I’ve been thinking a lot about black swans as Rosh Hashana approaches this year, just days before the one-year anniversary of October 7, the Middle East’s most infamous black swan of the last year.
The events of. Oct. 7 were rare (hopefully), had extreme impact (Israeli society has changed drastically in the 12 months since), and we are now in the phase of trying to make sense (after the fact) of what happened on that dark day and the subsequent unleashing of unbridled antisemitism around the world.
What Oct. 7 taught us is that everything taken for granted can be flipped with little or no warning. That’s a message in keeping with the High Holyday season liturgy, which hints at the existence of black swans.
On Rosh Hashana, we pray that our actions over the past year will warrant inscription in the Book of Life, while at the same time admitting that we have little control over our fates and that black swan-inspired change can happen on a dime when we least anticipate it.
Black swan events are everywhere.
- When a soldier or civilian is killed, everything changes radically for his or her family. Retroactively trying to understand the “why” behind the death is in keeping with black swan theory.
- A cancer diagnosis frequently comes out of the blue; it immediately changes the way you approach life, increases your awareness of the imminence of death, while reorienting your personal and professional priorities.
- When the U.S. dropped atomic bombs on Hiroshima and Nagasaki, everything changed – for the people who died, of course, but also the long-term direction of nuclear warfare.
- Natural disasters – an earthquake, tornado or tsunami – all leave the playing field vastly changed from what it was just moments before.
- Some analysts may claim they can foresee a stock market crash, but for most people, it feels like a loose brick on a tall building aiming squarely at our livelihoods.
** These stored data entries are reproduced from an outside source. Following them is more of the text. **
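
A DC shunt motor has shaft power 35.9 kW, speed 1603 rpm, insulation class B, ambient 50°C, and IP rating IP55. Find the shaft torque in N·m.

ω = 2π × 1603/60 = 167.9 rad/s
τ = P/ω = 35900/167.9 = 214 N·m

214 N·m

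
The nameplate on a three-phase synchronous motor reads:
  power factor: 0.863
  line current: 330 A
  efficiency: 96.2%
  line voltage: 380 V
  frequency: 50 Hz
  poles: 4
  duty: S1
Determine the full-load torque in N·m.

1150 N·m

P_in = √3·V·I·cosφ = 1.732 × 380 × 330 × 0.863 = 187437 W
P_out = η·P_in = 0.962 × 187437 = 180314 W
n = n_s = 120×50/4 = 1500 rpm (synchronous)
ω = 2π×1500/60 = 157.1 rad/s
τ = P_out/ω = 180314/157.1 = 1150 N·m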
- On the positive side, marriage changes things – hopefully for the better – as does the birth of a new baby, which alters the life of the child’s parents (and grandparents) forever.
Sometimes, paradoxically, we yearn for a black swan event.
Our political discourse and our tragically flawed leadership (worldwide, not just in Israel) are in desperate need of change. We can’t continue with the current hate-fueled divisiveness. Lately, though, it seems pointless to even dream.
And yet, the message of Rosh Hashana and black swan theory is that this, too, can change without notice. Fresh starts are always possible.
After all, if the United States can ping-pong between Donald Trump as president in 2016, Joe Biden four years later, and potentially back to Trump in 2024, the same could happen here. The current Israeli coalition could fall; sane and competent ministers could take over after new elections; Hamas leader Yahya Sinwar could release the hostages and decamp to Tunisia; the Iranian people could rise up and overthrow the ayatollahs.
“This war will almost certainly [produce] a new generation of leaders inside of Israel,” notes British journalist Douglas Murray, author of the best-selling book The War on the West. “This past year has produced remarkable people who stepped up to the moment. My hope is that a new generation of Palestinian leaders will come along at some point, too.”
The average Israeli has little sway over any of these black swan events. Instead, we take comfort from the concluding lines of Rosh Hashana’s Un’taneh Tokef prayer:
- Who will live in quietude and who will be tormented?
- Who will enjoy tranquility and who will be distressed?
- Who will be impoverished and who will be enriched?
- Who will be degraded and who will be exalted?
That’s my hope for the coming year – that we will live in quietude and tranquility, that we will no longer be degraded and impoverished by our leaders and enemies alike but will be enriched and exalted, and that a new reality will upend the region, whitewashing away the destructive black swans in our midst.
I first shared my Rosh Hashana prayer at The Jerusalem Post.